The participants attended the same middle school in a small central Virginia city. Researchers spoke to their parents and peers and watched them interact with people in their lives. Up until they turned 30, experts took blood samples, monitored lung capacity and looked at height and weight.

“Humans are designed to operate with occasional stress that we manage and get past,” Allen said. “But if we’re constantly in relationship stress, especially stress that we’ve created in our relationships, that is terrible for our health.”

The study was observational and not experimental, Allen said, so it’s not necessarily aggressive behavior toward friends and parents that caused the health problems. The young people could have been struggling in other ways, too.

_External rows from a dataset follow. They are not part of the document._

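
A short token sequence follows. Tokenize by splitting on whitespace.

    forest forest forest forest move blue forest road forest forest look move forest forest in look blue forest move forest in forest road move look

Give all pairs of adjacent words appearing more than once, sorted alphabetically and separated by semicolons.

Bigram counts meeting the condition (more than once):
  blue forest: 2
  forest forest: 5
  forest in: 2
  forest move: 2
  forest road: 2
  move forest: 2

blue forest; forest forest; forest in; forest move; forest road; move forest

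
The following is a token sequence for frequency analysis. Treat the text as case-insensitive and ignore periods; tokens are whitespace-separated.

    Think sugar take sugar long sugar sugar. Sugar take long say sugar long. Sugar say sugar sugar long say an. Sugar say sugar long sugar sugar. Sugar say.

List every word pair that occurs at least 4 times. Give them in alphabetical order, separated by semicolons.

sugar long; sugar sugar

Bigram counts meeting the condition (at least 4 times):
  sugar long: 4
  sugar sugar: 5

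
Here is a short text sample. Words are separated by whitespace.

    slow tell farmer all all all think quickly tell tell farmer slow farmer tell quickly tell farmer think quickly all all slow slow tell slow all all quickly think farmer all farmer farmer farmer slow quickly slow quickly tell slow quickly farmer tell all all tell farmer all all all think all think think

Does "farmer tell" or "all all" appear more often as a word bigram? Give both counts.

"all all" (7 vs 2)

"farmer tell": 2 occurrences
"all all": 7 occurrences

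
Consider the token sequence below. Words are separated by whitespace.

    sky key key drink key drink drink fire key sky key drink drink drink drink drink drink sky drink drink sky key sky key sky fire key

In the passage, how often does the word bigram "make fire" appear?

Scanning the 26 overlapping bigram windows for "make fire":
  (none found)

0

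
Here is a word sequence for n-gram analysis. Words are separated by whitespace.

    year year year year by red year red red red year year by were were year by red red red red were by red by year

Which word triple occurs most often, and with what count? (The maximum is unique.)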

But, Allen said, doctors often ask kids about drug use and sexual behavior, because those things factor into physical wellness. It may be beneficial, he said, to have pediatricians inquire about social relationship quality, because “data suggests that maybe they should be treated like they’re life and death, that they predict things that actually predict dying prematurely overtime.”

The findings may also suggest the value of intervening with kids who have aggressive behavior patterns before their habits are established, Allen said.

Researchers are planning to keep tracking the participants, Allen said, with the hope of learning how the findings may apply to romantic relationship quality and how the patterns that get established as adolescents may predict how those same adolescents will behave as parents.